To quell the madness, this family had taken the unusual step that particular year of renting a port-a-potty and putting it in the front yard.
But then the drunks started trampling the lawn and fighting over whose turn was next.
Into this anarchy stepped the Potty Nazi, who made a everyone line up on the sidewalk and pay $1 to use the toilet, earning her nickname with her officious bearing as she shouted orders and mixed it up with her patrons.
I didn’t bestow the Potty Nazi nickname.
That came from a young woman in front of me in line, and I’m sure she intended it semi-affectionately as a nod to Seinfeld’s “Soup Nazi” character. You remember: “No soup for you.”
If you crossed the Potty Nazi, it was no bathroom for you.
Somebody asked her how much it cost to rent the portable toilet, and when she said it was $50, the guy gave her some lip about having already made her money back.
“You don’t need to heckle me. I don’t need it,” growled the Potty Nazi. “If you don’t like it, go someplace else.”
I remember being happy to pay my dollar that day.
It was a bargain considering the lines of an hour or more for the too few free portable toilets along the parade route.
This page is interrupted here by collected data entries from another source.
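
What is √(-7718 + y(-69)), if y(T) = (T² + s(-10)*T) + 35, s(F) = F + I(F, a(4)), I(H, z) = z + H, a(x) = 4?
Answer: 3*I*√202 ≈ 42.638*I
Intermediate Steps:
I(H, z) = H + z
s(F) = 4 + 2*F (s(F) = F + (F + 4) = F + (4 + F) = 4 + 2*F)
y(T) = 35 + T² - 16*T (y(T) = (T² + (4 + 2*(-10))*T) + 35 = (T² + (4 - 20)*T) + 35 = (T² - 16*T) + 35 = 35 + T² - 16*T)
√(-7718 + y(-69)) = √(-7718 + (35 + (-69)² - 16*(-69))) = √(-7718 + (35 + 4761 + 1104)) = √(-7718 + 5900) = √(-1818) = 3*I*√202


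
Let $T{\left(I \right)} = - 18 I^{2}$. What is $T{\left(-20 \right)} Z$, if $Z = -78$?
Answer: $561600$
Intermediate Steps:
$T{\left(-20 \right)} Z = - 18 \left(-20\right)^{2} \left(-78\right) = \left(-18\right) 400 \left(-78\right) = \left(-7200\right) \left(-78\right) = 561600$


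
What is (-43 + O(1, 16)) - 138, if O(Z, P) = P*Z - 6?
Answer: -171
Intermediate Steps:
O(Z, P) = -6 + P*Z
(-43 + O(1, 16)) - 138 = (-43 + (-6 + 16*1)) - 138 = (-43 + (-6 + 16)) - 138 = (-43 + 10) - 138 = -33 - 138 = -171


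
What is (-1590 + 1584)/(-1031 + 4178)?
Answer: -2/1049 ≈ -0.0019066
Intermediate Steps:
(-1590 + 1584)/(-1031 + 4178) = -6/3147 = -6*1/3147 = -2/1049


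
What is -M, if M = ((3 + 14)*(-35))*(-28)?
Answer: -16660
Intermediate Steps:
M = 16660 (M = (17*(-35))*(-28) = -595*(-28) = 16660)
-M = -1*16660 = -16660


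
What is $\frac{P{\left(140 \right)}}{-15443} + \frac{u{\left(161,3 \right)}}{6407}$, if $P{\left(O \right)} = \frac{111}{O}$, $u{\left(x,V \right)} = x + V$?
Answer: $\frac{353860103}{13852062140} \approx 0.025546$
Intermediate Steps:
$u{\left(x,V \right)} = V + x$
$\frac{P{\left(140 \right)}}{-15443} + \frac{u{\left(161,3 \right)}}{6407} = \frac{111 \cdot \frac{1}{140}}{-15443} + \frac{3 + 161}{6407} = 111 \cdot \frac{1}{140} \left(- \frac{1}{15443}\right) + 164 \cdot \frac{1}{6407} = \frac{111}{140} \left(- \frac{1}{15443}\right) + \frac{164}{6407} = - \frac{111}{2162020} + \frac{164}{6407} = \frac{353860103}{13852062140}$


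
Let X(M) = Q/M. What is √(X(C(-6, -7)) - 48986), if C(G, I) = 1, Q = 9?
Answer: I*√48977 ≈ 221.31*I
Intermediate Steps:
X(M) = 9/M
√(X(C(-6, -7)) - 48986) = √(9/1 - 48986) = √(9*1 - 48986) = √(9 - 48986) = √(-48977) = I*√48977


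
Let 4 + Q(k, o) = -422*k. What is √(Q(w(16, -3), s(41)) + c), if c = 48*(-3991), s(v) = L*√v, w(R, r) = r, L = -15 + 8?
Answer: I*√190306 ≈ 436.24*I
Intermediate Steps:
L = -7
s(v) = -7*√v
Q(k, o) = -4 - 422*k
c = -191568
√(Q(w(16, -3), s(41)) + c) = √((-4 - 422*(-3)) - 191568) = √((-4 + 1266) - 191568) = √(1262 - 191568) = √(-190306) = I*√190306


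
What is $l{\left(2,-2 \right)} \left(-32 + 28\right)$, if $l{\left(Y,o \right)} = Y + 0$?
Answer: $-8$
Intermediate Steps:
$l{\left(Y,o \right)} = Y$
$l{\left(2,-2 \right)} \left(-32 + 28\right) = 2 \left(-32 + 28\right) = 2 \left(-4\right) = -8$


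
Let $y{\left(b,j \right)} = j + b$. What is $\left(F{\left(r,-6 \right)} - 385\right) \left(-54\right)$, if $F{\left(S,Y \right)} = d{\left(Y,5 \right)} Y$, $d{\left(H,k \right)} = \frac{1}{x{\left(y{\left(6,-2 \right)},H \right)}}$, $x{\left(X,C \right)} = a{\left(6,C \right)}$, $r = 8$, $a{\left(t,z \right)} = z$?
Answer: $20736$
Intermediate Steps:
$y{\left(b,j \right)} = b + j$
$x{\left(X,C \right)} = C$
$d{\left(H,k \right)} = \frac{1}{H}$
$F{\left(S,Y \right)} = 1$ ($F{\left(S,Y \right)} = \frac{Y}{Y} = 1$)
$\left(F{\left(r,-6 \right)} - 385\right) \left(-54\right) = \left(1 - 385\right) \left(-54\right) = \left(-384\right) \left(-54\right) = 20736$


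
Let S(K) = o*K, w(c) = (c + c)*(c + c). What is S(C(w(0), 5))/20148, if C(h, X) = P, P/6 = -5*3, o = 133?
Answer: -1995/3358 ≈ -0.59410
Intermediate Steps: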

Eventually, though, all the commotion attracted the attention of police, who weren’t nearly as amused as I was by her exercise in free enterprise.
The officer told her that if she didn’t stop charging money he was going to have to “write it up.”
About that time I felt someone reach into my front pants pocket and looked up from my note-taking to see that a drunk had stuffed a dollar in there before reeling into the portable toilet.
I offered the dollar to the Potty Nazi, who by then I had learned was named Cathy Klinker of Blue Island, but she turned it down, having quit the pay toilet business.
Klinker was a very good sport that day and remained so after my column ran. I hear from her from time-to-time.
She volunteers with a pit bull rescue organization, It’s a Pittie Rescue.
Obviously, she’s a bit of pit bull herself with a tough exterior but a good heart if you dig a little deeper.
When I reached out for her Friday, she was in the middle of trying to reconnect a stray with its owner and was gratified when she was successful.
I asked her about Moore’s ordinance, which he proposed after he met a woman who had an embarrassing accident in a fast-food restaurant after being denied use of the toilet.
“Believe it or not, I think all businesses that are open to the public should mandatorily let the public use their facilities. With a purchase or not. That way people will not be peeing in alleys or on people’s fences,” she said.
I won’t even charge her a dollar to have the last word.